Mrs Justice Cutts, giving the judgment of the court, agreed with the judge that this was a serious case. It was an unprovoked, vicious and sustained group attack on a defenceless older woman, late at night in her own home. The attack was orchestrated by Ms Ashurst who was taking the law into her own hands. The violence inflicted was over and above that which was necessary to restrain the victim in order to facilitate the taking of the child. After the child was removed the victim, whilst lying on the ground, was repeatedly kicked. It was no matter that this was largely by Moran; Ms Ashurst was present and engaged in the assault as part of a joint enterprise and was responsible for the totality of the injuries caused. The judge was entitled to find that Ms Ashurst seemed to be enjoying the attack at this point; there could have been no other reason for the continuing assault. Ms Ashurst was in drink and the entire incident had been witnessed by the victim’s 13‑year‑old daughter who was significantly affected. Notwithstanding the mitigation, a substantial immediate custodial sentence was inevitable.
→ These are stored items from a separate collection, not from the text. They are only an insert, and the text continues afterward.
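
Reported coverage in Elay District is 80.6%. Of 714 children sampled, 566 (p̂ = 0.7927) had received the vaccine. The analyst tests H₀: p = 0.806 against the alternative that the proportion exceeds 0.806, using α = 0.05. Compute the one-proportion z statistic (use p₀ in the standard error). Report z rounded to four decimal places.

p̂ = 566/714 ≈ 0.792717.
SE = √(p₀(1−p₀)/n) = √(0.15636/714) = 0.014799.
z = (0.792717 − 0.806)/0.014799 = -0.013283/0.014799 = -0.8976.
p-value = P(Z > -0.898) ≈ 0.8153, so at α = 0.05 we fail to reject H₀.

z = -0.8976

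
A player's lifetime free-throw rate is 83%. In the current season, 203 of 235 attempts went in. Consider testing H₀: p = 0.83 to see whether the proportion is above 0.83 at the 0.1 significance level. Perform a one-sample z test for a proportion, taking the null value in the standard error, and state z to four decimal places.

z = 1.3806

p̂ = 203/235 ≈ 0.863830.
Standard error under H₀: √(0.83×0.17/235) = 0.024504.
z = (0.863830 − 0.83)/0.024504 = 0.033830/0.024504 = 1.3806.
p-value = P(Z > 1.381) ≈ 0.0837, so at α = 0.1 we reject H₀.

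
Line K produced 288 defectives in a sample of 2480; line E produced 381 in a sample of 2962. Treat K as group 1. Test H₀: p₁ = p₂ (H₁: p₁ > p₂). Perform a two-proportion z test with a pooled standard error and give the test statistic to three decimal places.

z = -1.399

p̂₁ = 288/2480 ≈ 0.116129, p̂₂ = 381/2962 ≈ 0.128629.
Pooled p̂ = (288+381)/(2480+2962) = 669/5442 = 0.122933.
SE = √(p̂(1−p̂)(1/n₁+1/n₂)) = √(0.122933·0.877067·0.000740836) = √(7.98771e-05) = 0.008937.
z = (0.116129 − 0.128629)/0.008937 = -0.012500/0.008937 = -1.399.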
The court held that having presided over the trial and seen the victim give evidence, the judge was well placed to assess her credibility and whether she was prone to exaggeration. He was entitled to accept that she was truthful in her description of the assault and of the significant and ongoing impact upon her and the court saw no valid criticism in this regard.

However, the court found force in Mr Mason’s submissions that in coming to the appropriate custodial term the judge seemed to have sentenced Ms Ashurst on the basis that she had in reality committed an offence of inflicting grievous bodily harm. In so doing he fell into error and came to a higher starting point than was justified. Ms Ashurst had been charged with and convicted of assault occasioning actual bodily harm; it was the guideline pertinent to that offence which should have been applied. As Mr Mason conceded, this was nonetheless a case of greater harm and higher culpability and therefore fell within category 1 of that guideline. The court considered that the circumstances of the offence, particularly in count 2, placed the appropriate starting point towards the top of the range for that category.

The court also held that the judge paid insufficient regard to the fact that Ms Ashurst was the mother and primary carer of young children. This was not addressed at all in his sentencing remarks. It was incumbent on the judge to take the interests of the children into account. Notwithstanding that they were currently living in stable accommodation, Ms Ashurst’s incarceration would have a significant impact on them. Whilst this could not in this serious case justify suspending the custodial term, it was a significant mitigating factor.

The court concluded that the sentences imposed were excessive and manifestly so. It considered the appropriate sentence for the totality of the offending to be 30 months’ imprisonment. The court quashed the sentence on count 2 and substituted a sentence of 30 months’ imprisonment to run concurrently with the sentence on count 1.

In short, the Court of Appeal reduced the sentence from three years and three months’ imprisonment to 30 months, holding that the sentencing judge erred in treating the offence as more akin to grievous bodily harm and failed to give sufficient weight to the impact of custody on the appellant’s young children.